Sunday, August 06, 2006

A Nice Break

We were going to go away this weekend to visit our dear, dear friends Michael and Rebeckah in Portland. Unfortunately it didn't work out for us to go (I've cried my tears, I'm over it now). Because I had already arranged for someone else from the church to lead worship I didn't change it. I didn't even put myself on as a singer. As a result I was able to be on the other side of the worship for a change and just take in the music rather than having to be aware of what was going on, how everything was going, what was coming next, etc. I have been feeling recently that I needed and wanted a time where I could just be in the body worshipping rather than leading the body in worship. I know I am still worshipping when I do that, but somehow it is different. So, I am glad I got that oppurtunity today.

Dad's message today really spoke to me as well. He talked about reaping what you sow. He really challanged me to rexamine my thoughts and actions, because as he noted, "Sow a thought, reap an action; sow an action reap a habit; sow a habit reap a character; sow a character reap a destiny". Who do I want to be? Do my thoughts and actions line up with that? Say I want to be a woman of God, (which I do), I can't expect to be that way if I am not sowing Godly things. Sowing in the Spirit as opposed to sowing in the Sinful Nature as he put it. It convicted me because I haven't been spending the time with the Lord that I need to recently, and I can't expect to grow to be more like him if I spend no time with him.

The message also challenged me on a not spiritual but still important level as well. It's back to being the kind of person I want to be. I know how I ideally want to be in my life, (active, oraganized, engaging my mind, and the list goes on), but right now I am not doing the things that would make me that way. Instead, I'm inactive, disoraganized, (although I am getting better with that), a mindless television watcher, and the list goes on. I guess what I'm trying to say is that from now on I want to be intentional in my thoughts and actions so that I will have good habits and a godly character here on earth before I reach my heavenly destiny.

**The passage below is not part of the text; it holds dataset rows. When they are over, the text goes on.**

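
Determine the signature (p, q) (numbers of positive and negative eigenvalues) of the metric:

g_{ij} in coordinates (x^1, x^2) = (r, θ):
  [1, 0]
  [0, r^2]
The metric is diagonal, so its eigenvalues are the diagonal entries: 1, r^2 (at a generic point, where coordinate-dependent entries are positive).
2 positive, 0 negative.
(2, 0) - Riemannian (positive definite)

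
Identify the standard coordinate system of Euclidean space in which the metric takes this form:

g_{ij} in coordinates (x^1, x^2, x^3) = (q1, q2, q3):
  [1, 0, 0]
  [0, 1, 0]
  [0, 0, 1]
All components are constant and the metric is the identity, i.e. orthonormal rectilinear coordinates.
Cartesian (3D) coordinates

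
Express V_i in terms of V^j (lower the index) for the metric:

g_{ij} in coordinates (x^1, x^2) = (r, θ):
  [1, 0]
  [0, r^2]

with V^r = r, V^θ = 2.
V_i = g_{ij} V^j:
V_r = (1)(r) + (0)(2) = r
V_θ = (0)(r) + (r^2)(2) = 2*r^2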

Those are my thoughts for now.

2 Comments:

Blogger me said...

Thanks Sarah.

11:25 PM  
Blogger Laura Geall said...

That was a very good thought Sarah. No one is perfect, so that message reaches to everyone no matter where they are at in their relationship with the Lord. And I am so glad you had that worship experience as part of the body....I can see how it would be totally different than leading the body. I miss Mike and Beckah too!! I can't wait for them to move back here! It's taking way too long! Anyways...love ya!